You know how in the movies, when the cops want to bust in on the mob doing their dirty deeds, first they go wake up the judge in the middle of the night, or drag him out of his poker game or away from his mistress, and have him issue a warrant?

Oh, wait, those aren’t current movies.

In an otherwise interesting post, Jeff Jarvis writes

“It so happens that I agree with Obama on this issue (and I know my view is as unpopular as his). When government forces you do to something then that force must come with immunity. The problem is not the telcos going along but the government making the demand and there being no check on that. But that’s a different debate.”

There was no force. There was willing participation without a warrant. Contrast with Qwest, which refused. The remaining telecommunication providers went along because it was their Patriotic Duty, even though their participation was illegal without a warrant.
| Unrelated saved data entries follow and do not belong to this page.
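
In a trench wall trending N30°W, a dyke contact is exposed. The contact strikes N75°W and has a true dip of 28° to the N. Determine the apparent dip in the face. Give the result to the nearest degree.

21°

The strike is N75°W and the section trends N30°W; the acute angle between them is β = 45°.
tan(apparent dip) = tan 28° · sin 45° = 0.3760
α = arctan(0.3760) = 20.61°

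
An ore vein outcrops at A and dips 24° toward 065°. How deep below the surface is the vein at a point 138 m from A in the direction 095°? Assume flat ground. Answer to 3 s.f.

53.2 m

The hole lies 30° from the dip direction, so the down-dip offset is 138 × cos 30° = 119.51 m.
Depth = down-dip offset × tan(dip) = 119.51 × tan 24° = 119.51 × 0.4452
Depth = 53.21 m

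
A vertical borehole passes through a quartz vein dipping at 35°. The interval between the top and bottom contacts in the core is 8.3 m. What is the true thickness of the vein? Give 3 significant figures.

True thickness t = h · cos(dip) = 8.3 × cos 35°
t = 8.3 × 0.8192 = 6.799 m

6.80 m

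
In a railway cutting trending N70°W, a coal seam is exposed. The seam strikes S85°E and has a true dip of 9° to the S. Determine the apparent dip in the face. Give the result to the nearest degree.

The strike is S85°E and the section trends N70°W; the acute angle between them is β = 15°.
tan α = tan 9° × sin 15° = 0.1584 × 0.2588 = 0.0410
α = arctan(0.0410) = 2.35°

2°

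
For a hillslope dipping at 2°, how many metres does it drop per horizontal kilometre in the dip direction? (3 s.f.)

34.9 m

drop per km = 1000 × tan 2° = 1000 × 0.0349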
If there was force, it was a kind peculiar to regulatory regimes: trading dirty deeds for FCC merger approval.

There was a check, even if a pathetic one of Top Secret paperwork known only by handful of amenable judges. The administration ignored it.

The revisions supplant that paperwork check with an even flimsier one, the ipse dixit clause, which lets the Executive do anything as long as the Executive says the Executive says it is ok.
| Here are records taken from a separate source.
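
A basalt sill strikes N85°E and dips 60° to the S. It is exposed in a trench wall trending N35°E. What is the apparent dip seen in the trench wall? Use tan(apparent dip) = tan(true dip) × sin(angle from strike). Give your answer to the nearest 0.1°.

The strike is N85°E and the section trends N35°E; the acute angle between them is β = 50°.
tan(apparent dip) = tan 60° · sin 50° = 1.3268
α = arctan(1.3268) = 53.00°

53.0°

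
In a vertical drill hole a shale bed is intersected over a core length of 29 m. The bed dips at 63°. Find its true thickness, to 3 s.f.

True thickness t = h · cos(dip) = 29 × cos 63°
t = 29 × 0.4540 = 13.166 m

13.2 m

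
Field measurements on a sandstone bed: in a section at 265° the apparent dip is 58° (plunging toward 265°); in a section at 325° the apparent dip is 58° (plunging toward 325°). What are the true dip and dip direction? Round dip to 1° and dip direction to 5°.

true dip 62°, dip direction 295°

Each apparent-dip line lies in the plane. As unit vectors (x east, y north, z up), v₁ plunges 58°→265° and v₂ plunges 58°→325°.
n = v₁ × v₂ = (-0.407, 0.190, 0.243) (taken with n_z > 0).
Dip δ = arctan(|n_h|/n_z) = arctan(0.449/0.243) = 61.6°.
Dip direction = azimuth of (n_x, n_y) = atan2(-0.407, 0.190) = 295°.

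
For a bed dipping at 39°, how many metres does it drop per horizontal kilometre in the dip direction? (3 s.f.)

810 m

drop per km = 1000 × tan 39° = 1000 × 0.8098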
That’s not a check. That’s a blank check.

As Cruel as Society Demands

I am not quite sure how this august panel of nine judges decides what constitutes a cruel and unusual punishment, unless it is by simply following the precedent rather than considering whether the punishment was properly enacted and in conformity with the severity of the crime. The majority’s opinion in Kennedy v. Louisiana relies on Coker v. Georgia, which held that sentence of death is grossly disproportionate and excessive punishment for the crime of rape, and so decides that the death penalty is also excessive here.
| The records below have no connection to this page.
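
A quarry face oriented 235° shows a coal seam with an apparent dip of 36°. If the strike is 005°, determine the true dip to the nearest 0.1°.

43.5°

The section is 50° from the strike.
tan(true dip) = tan 36° / sin 50° = 0.9484
true dip = arctan 0.9484 = 43.48°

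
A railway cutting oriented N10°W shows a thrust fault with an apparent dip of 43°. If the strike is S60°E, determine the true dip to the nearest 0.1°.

50.6°

The section is 50° from the strike.
tan(true dip) = tan 43° / sin 50° = 1.2173
true dip = arctan 1.2173 = 50.60°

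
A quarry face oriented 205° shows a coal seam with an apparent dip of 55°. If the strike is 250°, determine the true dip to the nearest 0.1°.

The section is 45° from the strike.
tan δ = tan α / sin β = tan 55° / sin 45° = 1.4281 / 0.7071 = 2.0197
δ = arctan(2.0197) = 63.66°

63.7°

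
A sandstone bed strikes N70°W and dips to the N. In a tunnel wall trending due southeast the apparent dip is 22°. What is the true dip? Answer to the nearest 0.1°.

43.7°

The section is 25° from the strike.
tan δ = tan α / sin β = tan 22° / sin 25° = 0.4040 / 0.4226 = 0.9560
true dip = arctan 0.9560 = 43.71°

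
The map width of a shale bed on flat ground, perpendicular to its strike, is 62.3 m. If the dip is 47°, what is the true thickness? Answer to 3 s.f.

45.6 m

True thickness t = w · sin(dip) = 62.3 × sin 47°
t = 62.3 × 0.7314 = 45.563 m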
While the opinion protests the utter cruelty of the acts in the present case, I suspect that the Court has allowed themselves to be guided too much by care for recent precedent and not considered fully the disparity between the crime and the punishment. Justice Kennedy, writing for the majority, finds “evolving standards of decency” allow the rapist to live because few states passed legislation prescribing death for the crime of rape. As well, because of various institutional features in our system of justice, the prosecution of cases seeking the death penalty for rape might further harm the victim.

In my opinion, the Louisiana statute was not cruel enough. The simple death of modern executions is quick and relatively painless. Better would be if the criminal were hung, drawn, and quartered, with his head impaled on a stake on the city walls to warn others. J. Kennedy would disagree, When the law punishes by death, it risks its own sudden descent into brutality, transgressing the constitutional commitment to decency and restraint. And yet, the Court explicitly exempts crimes against the State:

Our concern here is limited to crimes against individual persons. We do not address, for example, crimes defining and punishing treason, espionage, terrorism, and drug kingpin activity, which are offenses against the State. As it relates to crimes against individuals, though, the death penalty should not be expanded to instances where the victim’s life was not taken.

If the State can punish crimes against itself, then why cannot a rape victim choose the punishment for her assailant?

I fear that our Law has backed itself into a corner over time. By removing all punishments other than fines or length of imprisonment, we find ourselves unable to respond proportionately to crimes. How long should we imprison a rapist? Ten years? One might as well fail to file one’s taxes.

If the State is not willing to act in retribution, then the more humane punishments of confining the criminal to the general population of a prison, while widely publishing the crimes committed, or of declaring the criminal an outlaw, should suffice. In either case, public opinion will devise its own suitable punishment.